Computer technology’s effect on our lives has grown so big and so fast! To keep folks from getting hurt by technology, our government is busy adding laws and regulations, and we need some policies to ensure we’re in compliance. We also need policies to help us get the most reliability and service from our systems!

Click here for a free download of my article on IT Policies in PDF format!


Brett Mason said...

I really liked the IT Policies you mention. I do have a comment on backups. You encourage the admin to back up the data, all of it if possible, but the core data at a minimum. This is very good to do.

Beyond this is an issue I have faced several times - what happens when everything fails? How long to procure equipment, and what are the steps to restore, and return to service?

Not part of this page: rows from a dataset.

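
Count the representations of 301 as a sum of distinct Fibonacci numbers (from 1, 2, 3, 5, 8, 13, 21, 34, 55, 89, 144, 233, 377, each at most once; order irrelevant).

Starting from the Zeckendorf form and repeatedly splitting a term F_k into F_{k−1} + F_{k−2} (when neither is already used) reaches every representation.
301 = 233+55+13 = 233+55+8+5 = 233+34+21+13 = … (9 more), for 12 in all.

12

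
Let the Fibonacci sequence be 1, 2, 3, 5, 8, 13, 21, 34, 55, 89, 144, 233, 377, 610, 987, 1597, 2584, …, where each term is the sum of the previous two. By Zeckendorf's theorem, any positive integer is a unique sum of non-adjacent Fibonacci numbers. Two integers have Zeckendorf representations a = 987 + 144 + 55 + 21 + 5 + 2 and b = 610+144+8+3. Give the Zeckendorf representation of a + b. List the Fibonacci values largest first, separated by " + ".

1597 + 377 + 5

The two numbers are 1214 and 765, so their sum is 1979.
Repeatedly subtract the largest Fibonacci number that fits:
1979 − 1597 = 382
382 − 377 = 5
5 − 5 = 0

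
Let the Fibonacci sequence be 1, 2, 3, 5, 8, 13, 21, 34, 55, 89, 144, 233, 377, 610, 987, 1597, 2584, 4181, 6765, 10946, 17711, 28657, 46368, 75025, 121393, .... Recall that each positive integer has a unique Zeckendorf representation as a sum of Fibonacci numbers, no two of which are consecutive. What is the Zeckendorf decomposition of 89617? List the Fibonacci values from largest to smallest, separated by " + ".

largest Fibonacci ≤ 89617 is 75025; 89617 − 75025 = 14592
largest Fibonacci ≤ 14592 is 10946; 14592 − 10946 = 3646
largest Fibonacci ≤ 3646 is 2584; 3646 − 2584 = 1062
largest Fibonacci ≤ 1062 is 987; 1062 − 987 = 75
largest Fibonacci ≤ 75 is 55; 75 − 55 = 20
largest Fibonacci ≤ 20 is 13; 20 − 13 = 7
largest Fibonacci ≤ 7 is 5; 7 − 5 = 2
largest Fibonacci ≤ 2 is 2; 2 − 2 = 0
So 89617 = 75025 + 10946 + 2584 + 987 + 55 + 13 + 5 + 2, with no two terms consecutive in the sequence.

75025 + 10946 + 2584 + 987 + 55 + 13 + 5 + 2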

My point is to encourage Church IT folks to attempt a restore on alternate equipment at least once a year, so that when such an event occurs, this won't be an unknown process, and any errors or problems in the process can be ironed out when the pressure is off.

God Speed to all of you!
Brett Mason

John Franks said...

Anyone else here reading “I.T. WARS”? I don’t mean this to get screened as spam or a commercial endorsement – the book is in my library (Fairfax Co. Public Library – DC Metro area) and you can probably read it for free. But the main point: I had to read parts of this book as part of my employee orientation at a new job. The book talks about a whole new culture as being necessary – an eCulture – for a true understanding of security, being that most identity/data thefts are due to simple human errors. I am frankly surprised that the concept of an “eCulture” is not a dominant topic of discussion. Why is there no national discussion of the crucial, and reciprocally-relying, “business-technology weave”? The book has a great chapter on security. Just Google “IT WARS” – check out a couple links down and read the interview with the author David Scott. (Full title is “I.T. WARS: Managing the Business-Technology Weave in the New Millennium”).